The story of Puerto Rico is a story of forgotten U.S. citizens.

Like Detroit, Puerto Rico is the story of a community that has given much to the U.S. but been forgotten by the rest of the country as it lost the resources to sustain its families. The 3.5 million people on the once booming island -- a territory of the United States -- are now suffering under a financial crisis that has cut deeper and longer than in any state in the U.S. For decades, corporations were able to profit from tax breaks that left little for investment. “Vulture funds” followed, preying on the island and securing millions in loans on the backs of services to Puerto Rican working families.

U.S. citizens are forced to abandon their families and homes.

The financial crisis has been devastating for many families in Puerto Rico. Because of policies created to benefit big banks and investors, Puerto Rico has been forced to make severe cuts to public services, including shutting down schools, laying off teachers and other public sector workers, and decimating hospital budgets. A record number of working families, young students, and skilled professionals have been forced to leave the island, seeking stability and a better future. In recent years, so many have settled in Florida that the state’s Puerto Rican population has passed the one million mark and will shortly be the largest outside the island.

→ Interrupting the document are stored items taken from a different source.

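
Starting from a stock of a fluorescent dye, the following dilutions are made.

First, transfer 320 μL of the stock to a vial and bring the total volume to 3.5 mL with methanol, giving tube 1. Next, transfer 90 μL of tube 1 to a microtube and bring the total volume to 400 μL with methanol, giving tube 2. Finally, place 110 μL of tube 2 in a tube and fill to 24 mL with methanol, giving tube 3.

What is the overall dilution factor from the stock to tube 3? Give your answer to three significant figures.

1.06 × 10^4

Step 1: 320 μL brought to 3.5 mL → factor 3500/320 = 10.938
Step 2: 90 μL brought to 400 μL → factor 400/90 = 4.4444
Step 3: 110 μL brought to 24 mL → factor 24000/110 = 218.18
Overall dilution factor = 10.938 × 4.4444 × 218.18 = 10606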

Corporate foes are betting against real people.

Remember when Wall Street and big banks took advantage of homeowners, prompted the worst recession in American history, and thousands lost their homes? These corporate foes were betting against real people and their lives. Puerto Ricans share the same experience. The island's economy collapsed thanks to big banks and hedge funds that exacerbated Puerto Rico's debt. To pay back its creditors, Puerto Rico has resorted to extreme measures including delaying tax refunds to its citizens and making massive cuts to education, healthcare, and social services. No surprise, the people of Puerto Rico, especially its most vulnerable communities, have had suffer the consequences and shoulder the burden.

Puerto Rico’s treatment is a sign of what’s to come for all working people.

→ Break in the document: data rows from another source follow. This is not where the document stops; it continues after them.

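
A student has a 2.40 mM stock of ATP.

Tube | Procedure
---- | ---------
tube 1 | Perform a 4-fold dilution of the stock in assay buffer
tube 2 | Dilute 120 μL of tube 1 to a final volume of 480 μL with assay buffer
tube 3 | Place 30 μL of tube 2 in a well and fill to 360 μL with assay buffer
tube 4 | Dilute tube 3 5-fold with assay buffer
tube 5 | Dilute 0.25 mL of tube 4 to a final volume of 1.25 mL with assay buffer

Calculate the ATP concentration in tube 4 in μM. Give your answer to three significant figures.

Step 1: 4-fold → factor 4
Step 2: 120 μL brought to 480 μL → factor 480/120 = 4
Step 3: 30 μL brought to 360 μL → factor 360/30 = 12
Step 4: 5-fold → factor 5
Dilution factor through tube 4 = 4 × 4 × 12 × 5 = 960
[tube 4] = 2.40 mM / 960 = 0.002500 mM = 2.50 μM

2.50 μM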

To date, the proposals to solve Puerto Rico’s economic crisis have included devastating cutbacks of public services that put people’s lives in danger and shortchange families’ futures, as well as measures to roll back hard-won rights for workers. Across the US, cities are faced with decisions about rising health care and pension costs for public workers who have sacrificed higher salaries for the promise of a secure retirement. Will they meet their commitments, or turn their backs on public servants and their communities? It’s up to all of us to take a stand.